As the fourth and the ‘house’ artist, Helga Gerken-Grieshaber shows her charming combinations of acrylic paint and chalk, with which she visualises her deep understanding for life, for humankind and for our social environment. Her body-pictures, for instance the 1996 work ‘in the fist’, comprehend the body as a multi-layered site where different dramatic things take place.

Musical accompaniment with sensual Tango melodies.

Helmut Neerfeld decided to adorn the preview in the museum schloessle with sensual tango melodies in wonderful modulations and highly concentrated, stringent rhythms, maintained even in fortissimo sections.

Published in the newspaper – Schwarzwälder Bote
http://www.schwarzwaelder-bote.de/inhalt.wolfach-die-junge-aufstrebende-kunst-im-museum.c67a898e-0773-4ba0-a9f6-9e549b7cd021.html
Author: Frank Schrader

‘Young, aspirational art’ in the museum

10th October 2017
Wolfach

The preview on Sunday once again enticed many visitors and notable artists into the museum schloessle Wolfach, upon the promise of art, nibbles and music.

The museum schloessle in Wolfach has developed into a noteworthy meeting place for the national art scene by art collector and curator Helge Gerken.

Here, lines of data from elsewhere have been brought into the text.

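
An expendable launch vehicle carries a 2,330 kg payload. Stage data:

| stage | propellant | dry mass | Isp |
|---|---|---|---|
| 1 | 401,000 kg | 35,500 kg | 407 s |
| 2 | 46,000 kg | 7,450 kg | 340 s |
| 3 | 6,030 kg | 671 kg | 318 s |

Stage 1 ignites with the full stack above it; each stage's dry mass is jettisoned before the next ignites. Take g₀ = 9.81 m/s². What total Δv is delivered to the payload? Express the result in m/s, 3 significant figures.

Ignition mass of stage 1 = 401,000+35,500 + 46,000+7,450 + 6,030+671 + 2,330 = 498,981 kg.
Stage 1: m₀ = 498,981 kg, m_f = 498,981 − 401,000 = 97,981 kg; Δv = 407×9.81×ln(5.093) = 3992.7×1.6278 ≈ 6499 m/s.
Stage 2: m₀ = 62,481 kg, m_f = 62,481 − 46,000 = 16,481 kg; Δv = 340×9.81×ln(3.791) = 3335.4×1.3327 ≈ 4445 m/s.
Stage 3: m₀ = 9,031 kg, m_f = 9,031 − 6,030 = 3,001 kg; Δv = 318×9.81×ln(3.009) = 3119.6×1.1017 ≈ 3437 m/s.
Total Δv = 6499 + 4445 + 3437 = 14381 m/s.

Δv ≈ 14400 m/s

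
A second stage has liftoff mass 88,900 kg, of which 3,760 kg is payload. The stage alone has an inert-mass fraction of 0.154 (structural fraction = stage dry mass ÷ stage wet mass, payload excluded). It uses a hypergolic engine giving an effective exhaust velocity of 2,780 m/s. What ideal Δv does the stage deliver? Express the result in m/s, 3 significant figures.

Δv ≈ 4620 m/s

Stage wet mass = m₀ − payload = 88,900 − 3,760 = 85,140 kg.
Stage dry mass = ε × stage wet mass = 0.154 × 85,140 = 13,111.6 kg.
Burnout mass m_f = stage dry + payload = 13,111.6 + 3,760 = 16,871.6 kg.
Δv = v_e · ln(88,900/16,871.6) = 2780.0 × ln(5.269) = 2780.0 × 1.6619 ≈ 4620 m/s.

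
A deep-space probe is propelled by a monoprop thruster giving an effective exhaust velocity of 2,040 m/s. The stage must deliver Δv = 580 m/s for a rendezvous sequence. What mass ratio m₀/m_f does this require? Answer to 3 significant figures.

mass ratio ≈ 1.33

Using Δv = v_e ln(m₀/m_f): m₀/m_f = exp(Δv / v_e) = exp(580 / 2040.0) = exp(0.2843) = 1.3288.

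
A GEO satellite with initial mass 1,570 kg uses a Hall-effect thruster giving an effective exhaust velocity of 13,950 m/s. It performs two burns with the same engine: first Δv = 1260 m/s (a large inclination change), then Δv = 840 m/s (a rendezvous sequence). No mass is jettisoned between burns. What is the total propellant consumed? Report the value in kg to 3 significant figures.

total propellant consumed ≈ 219 kg

After the first burn: m = 1570 × exp(−1260/13950.0) = 1570 × 0.91364 = 1,434.41 kg.
After the second burn: m = 1,434.41 × exp(−840/13950.0) = 1,434.41 × 0.94156 = 1,350.58 kg.
Total propellant = m₀ − m_final = 1570 − 1,350.58 = 219.42 kg.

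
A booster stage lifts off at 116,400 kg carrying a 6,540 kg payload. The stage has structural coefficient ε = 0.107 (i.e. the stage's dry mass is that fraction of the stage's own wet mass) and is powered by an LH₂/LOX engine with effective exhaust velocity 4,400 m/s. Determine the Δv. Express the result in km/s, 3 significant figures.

Stage wet mass = m₀ − payload = 116,400 − 6,540 = 109,860 kg.
Stage dry mass = ε × stage wet mass = 0.107 × 109,860 = 11,755 kg.
Burnout mass m_f = stage dry + payload = 11,755 + 6,540 = 18,295 kg.
By the Tsiolkovsky rocket equation, Δv = v_e · ln(116,400/18,295) = 4400.0 × ln(6.362) = 4400.0 × 1.8504 ≈ 8142 m/s.

Δv ≈ 8.14 km/s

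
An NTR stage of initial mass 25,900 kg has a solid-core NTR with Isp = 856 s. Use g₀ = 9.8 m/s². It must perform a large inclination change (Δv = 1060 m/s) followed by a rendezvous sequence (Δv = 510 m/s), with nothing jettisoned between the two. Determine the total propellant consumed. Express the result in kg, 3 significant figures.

total propellant consumed ≈ 4420 kg

v_e = Isp · g₀ = 856 × 9.8 = 8388.8 m/s.
After the first burn: m = 25900 × exp(−1060/8388.8) = 25900 × 0.88130 = 22,825.7 kg.
After the second burn: m = 22,825.7 × exp(−510/8388.8) = 22,825.7 × 0.94102 = 21,479.4 kg.
Total propellant = m₀ − m_final = 25900 − 21,479.4 = 4,420.6 kg.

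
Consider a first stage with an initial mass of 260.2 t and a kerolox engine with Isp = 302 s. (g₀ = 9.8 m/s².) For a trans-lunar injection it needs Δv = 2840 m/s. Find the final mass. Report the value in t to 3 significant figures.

final mass ≈ 99.7 t

v_e = Isp · g₀ = 302 × 9.8 = 2959.6 m/s.
By the Tsiolkovsky rocket equation, m₀/m_f = exp(Δv / v_e) = exp(2840 / 2959.6) = exp(0.9596) = 2.6106.
m_f = m₀ / 2.6106 = 260.2 / 2.6106 = 99.6706 t.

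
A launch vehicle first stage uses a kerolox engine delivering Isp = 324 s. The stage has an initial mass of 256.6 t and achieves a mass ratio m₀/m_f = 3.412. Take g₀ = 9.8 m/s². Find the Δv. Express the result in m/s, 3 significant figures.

Δv ≈ 3900 m/s

v_e = Isp · g₀ = 324 × 9.8 = 3175.2 m/s.
Δv = v_e · ln(3.412) = 3175.2 × 1.2273 ≈ 3896.9 m/s.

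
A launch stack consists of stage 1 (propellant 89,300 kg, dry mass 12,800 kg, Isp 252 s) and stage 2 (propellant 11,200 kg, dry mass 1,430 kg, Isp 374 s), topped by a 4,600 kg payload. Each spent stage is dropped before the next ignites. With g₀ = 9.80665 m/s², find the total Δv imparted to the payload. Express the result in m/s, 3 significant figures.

Δv ≈ 7260 m/s

Ignition mass of stage 1 = 89,300+12,800 + 11,200+1,430 + 4,600 = 119,330 kg.
Stage 1: m₀ = 119,330 kg, m_f = 119,330 − 89,300 = 30,030 kg; Δv = 252×9.80665×ln(3.974) = 2471.3×1.3797 ≈ 3410 m/s.
Stage 2: m₀ = 17,230 kg, m_f = 17,230 − 11,200 = 6,030 kg; Δv = 374×9.80665×ln(2.857) = 3667.7×1.0499 ≈ 3851 m/s.
Total Δv = 3410 + 3851 = 7261 m/s.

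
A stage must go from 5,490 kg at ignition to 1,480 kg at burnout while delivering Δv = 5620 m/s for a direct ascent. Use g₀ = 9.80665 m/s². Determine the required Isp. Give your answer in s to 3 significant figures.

Isp ≈ 437 s

ln(m₀/m_f) = ln(5490/1480) = ln(3.709) = 1.3109.
From the ideal rocket equation, v_e = Δv / ln(m₀/m_f) = 5620 / 1.3109 = 4287.2 m/s.
Isp = v_e / g₀ = 4287.2 / 9.80665 = 437.2 s.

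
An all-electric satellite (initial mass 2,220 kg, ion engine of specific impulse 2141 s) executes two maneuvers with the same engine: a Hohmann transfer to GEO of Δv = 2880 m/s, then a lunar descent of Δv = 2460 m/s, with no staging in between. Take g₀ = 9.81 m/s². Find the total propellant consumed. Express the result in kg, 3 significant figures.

v_e = Isp · g₀ = 2141 × 9.81 = 21003.2 m/s.
After the first burn: m = 2220 × exp(−2880/21003.2) = 2220 × 0.87186 = 1,935.53 kg.
After the second burn: m = 1,935.53 × exp(−2460/21003.2) = 1,935.53 × 0.88947 = 1,721.6 kg.
Total propellant = m₀ − m_final = 2220 − 1,721.6 = 498.4 kg.

total propellant consumed ≈ 498 kg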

The preview on Sunday once again enticed numerous visitors and notable artists.

Alongside prosecco and nibbles, guests gave themselves up to the eye and ear candy of the present exhibition ‘Four Positions of German Sketch Artists’, which was presented to the highest standard.

Helmut Neerfeld, a former colleague of Helge Gerken‘s from Hausach secondary school, accompanied the presented artworks with improvised tango rhythms on the accordion, which he approached with great sensibility and expression. The artworks shown were by Johanna K. Becker, Helga Gerken-Grieshaber, Kinki Texas and Michael Wutz.

Weaving of voices

As a meditation on the dissolution of form and structure, which only an empty page could follow, the melancholy lines spanned to create an extensive web of voices, reflecting the line networks of the surrounding drawings.

Helge Gerken outlined the careers and concerns of the exhibited artists in short, expert words. With the works of Wutz and Becker, discovered by Gerken himself, he once again demonstrated his particular penchant for young, aspiring artists. Becker presents drawings and sculptures cast in polyester, which align with the theme ‘little garden of paradise’, an idea that can be traced back to the 15th century to the garden of Eden. With its detailed imagery, it clarifies the tensions between man and nature, and the pursuit of an idealised way of life.

The works of Wutz, with figures that are balanced over the abyss though never quite plunge into nothingness, possibly have an autobiographical background. They not least hint at the significant issue of the apocalypse, which the artist has often tried to address.

The topic is the President

Nowadays Texas belongs to the renowned artists that, with his in part surreal cabinet of figures, time and again appears surprisingly fresh and impetuous, always with a splash of humour and irony. An onlooker might, in this way, recognise an allusion to the outcome of the much discussed presidential election in the 2016 work All American Chief. Texas also gives new facets to former state and military leaders.

With temperament

Eventually, Gerken also spoke about a ‘charming, temperamental artist’: his wife Helga Gerken-Grieshaber. She consistently proves her virtuosic skills through the use of strong acrylic colours and chalk works. Furthermore, as Professor Hans Gercke, long time President of the Heidelberg art association, once noted in writing; she leads to the ‘nature of things’ and awakens understanding for ‘spirit and feeling’.